IV: I love how you continue to naively think USSF scouts by watching tv. It’s called Wyscout. They provide scouts, coaches, management, and agents with video and data analysis from over 600 competitions around the world. Originally an Italian company it was purchased by Hudl (from Lincoln, Neb). Hudl is how your local high school scouts their opponents across most sports including soccer. If the next US manager wants to evaluate he/she can watch Eduvie Ikoba in the South Korean 2nd division, Romain Gall in the German 4th Division, Alex Mighten with the Nottingham U21s or whatever League 2 club he gets loaned to and even watch Josh Cohen in MLS Next Pro or US Open Cup.
JR: all due respect to your lazy flex but you never reference anything that USSF uses that, nor do our actual call sheets look like we are using these supposed resources. they instead look precisely like we called the guys from the obvious leagues which have TV cable or streaming deals? like before you pretend we “must be using” some resource, it should maybe look on paper after the fact like we ever did. they instead run the thing as though with your usual “haha that league” snark. once in a blue moon someone from sweden or austria.

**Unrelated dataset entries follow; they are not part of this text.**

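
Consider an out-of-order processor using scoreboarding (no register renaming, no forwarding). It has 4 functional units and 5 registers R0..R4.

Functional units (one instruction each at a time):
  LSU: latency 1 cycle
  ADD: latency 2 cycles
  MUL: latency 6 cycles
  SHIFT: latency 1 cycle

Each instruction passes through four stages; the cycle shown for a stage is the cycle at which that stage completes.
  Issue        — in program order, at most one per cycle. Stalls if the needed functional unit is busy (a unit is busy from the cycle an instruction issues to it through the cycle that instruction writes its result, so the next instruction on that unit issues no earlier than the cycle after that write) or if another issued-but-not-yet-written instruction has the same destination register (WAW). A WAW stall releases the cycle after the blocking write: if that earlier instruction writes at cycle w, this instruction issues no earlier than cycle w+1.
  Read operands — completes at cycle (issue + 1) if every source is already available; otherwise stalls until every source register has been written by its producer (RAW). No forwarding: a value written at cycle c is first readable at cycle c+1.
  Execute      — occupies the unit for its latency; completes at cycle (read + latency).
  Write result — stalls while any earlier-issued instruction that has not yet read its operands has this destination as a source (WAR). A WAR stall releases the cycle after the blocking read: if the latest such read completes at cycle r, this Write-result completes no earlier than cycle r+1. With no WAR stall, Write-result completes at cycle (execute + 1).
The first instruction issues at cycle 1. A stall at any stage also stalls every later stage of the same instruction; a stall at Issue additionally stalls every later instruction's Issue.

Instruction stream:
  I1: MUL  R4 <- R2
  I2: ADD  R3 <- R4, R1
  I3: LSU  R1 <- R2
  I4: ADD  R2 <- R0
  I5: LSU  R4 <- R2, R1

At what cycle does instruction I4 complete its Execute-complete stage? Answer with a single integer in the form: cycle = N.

cycle = 17

c1: I1 issues→MUL
c2: I1 reads | I2 issues→ADD
c3: I3 issues→LSU
c4: I3 reads
c5: I3 exec-done
c8: I1 exec-done
c9: I1 writes R4
c10: I2 reads
c11: I3 writes R1
c12: I2 exec-done
c13: I2 writes R3
c14: I4 issues→ADD
c15: I4 reads | I5 issues→LSU
c17: I4 exec-done
c18: I4 writes R2
c19: I5 reads
c20: I5 exec-done
c21: I5 writes R4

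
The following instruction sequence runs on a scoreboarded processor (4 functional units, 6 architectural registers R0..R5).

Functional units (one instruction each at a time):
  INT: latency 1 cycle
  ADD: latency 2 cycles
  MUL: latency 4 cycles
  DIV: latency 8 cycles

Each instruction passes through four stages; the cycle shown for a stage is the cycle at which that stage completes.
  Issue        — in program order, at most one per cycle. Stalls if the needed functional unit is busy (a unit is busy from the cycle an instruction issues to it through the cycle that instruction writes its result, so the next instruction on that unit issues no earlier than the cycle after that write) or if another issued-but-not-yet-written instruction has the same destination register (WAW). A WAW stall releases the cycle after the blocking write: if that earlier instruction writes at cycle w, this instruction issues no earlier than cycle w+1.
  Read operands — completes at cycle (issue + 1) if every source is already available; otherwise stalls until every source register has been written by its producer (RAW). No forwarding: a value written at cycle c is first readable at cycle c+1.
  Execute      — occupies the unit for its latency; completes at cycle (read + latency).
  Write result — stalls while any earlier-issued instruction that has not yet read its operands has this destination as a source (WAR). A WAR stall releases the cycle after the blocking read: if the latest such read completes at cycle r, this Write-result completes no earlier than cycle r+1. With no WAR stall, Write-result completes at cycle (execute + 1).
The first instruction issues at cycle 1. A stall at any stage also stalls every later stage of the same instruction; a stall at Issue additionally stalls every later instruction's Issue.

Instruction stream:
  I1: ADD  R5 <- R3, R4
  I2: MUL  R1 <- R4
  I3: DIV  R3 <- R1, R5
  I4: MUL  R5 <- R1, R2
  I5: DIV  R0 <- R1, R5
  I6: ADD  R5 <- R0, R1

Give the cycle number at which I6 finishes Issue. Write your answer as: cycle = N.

cycle = 20

c1: issue I1 (ADD)
c2: I1 read-ops, issue I2 (MUL)
c3: I2 read-ops, issue I3 (DIV)
c4: I1 finished on ADD
c5: I1→R5
c7: I2 finished on MUL
c8: I2→R1
c9: I3 read-ops, issue I4 (MUL)
c10: I4 read-ops
c14: I4 finished on MUL
c15: I4→R5
c17: I3 finished on DIV
c18: I3→R3
c19: issue I5 (DIV)
c20: I5 read-ops, issue I6 (ADD)
c28: I5 finished on DIV
c29: I5→R0
c30: I6 read-ops
c32: I6 finished on ADD
c33: I6→R5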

i wouldn’t be surprised if we were hooked up on analytics because we run the team like decontextualized numbers are everything, and routinely punish strong younger players for lacking first team numbers, effectively slotting them behind their lesser colleagues who sign in MLS or some lower european league.
nor do we tend to look like we thought one bit how the players integrate together, which would be a natural outcome if they ever used the video you think they do.
IV: perhaps the simpler answer is those players in top leagues really are actually better. Ponder this perhaps player A in say England is actually better than player B in a lower division. You think that can’t possibly be true because you’ve seen player A multiple times and have discovered their weaknesses. Player B you’ve only seen once against Grenada’s U17s and some YouTube highlights paid for by his agent. Now USSF scouting department and age level coaches are actually watching all of Player Bs matches and thus can see clearly they are not as good as Player A. Services like Wyscout are why US players aren’t coming out of the professional ranks in Scandinavia. 25 years ago a player had to go to a lower league to get noticed. Today scouts from big clubs see them at showcase events and then can monitor them every week with full match video online. So those top players are “being greedy” and signing with bigger clubs. There’s going to be very little turnover in the roster under the new manager because there are fewer and fewer guys slipping thru the cracks. I think obviously a CB or 2 might switch in or out and perhaps the 6th attacking player and maybe the 6th CM maybe a new backup LB. Not because they are lazy but because they are actually doing their jobs and know the level of those players.
He would be better off staying with Venezia until his contract runs out.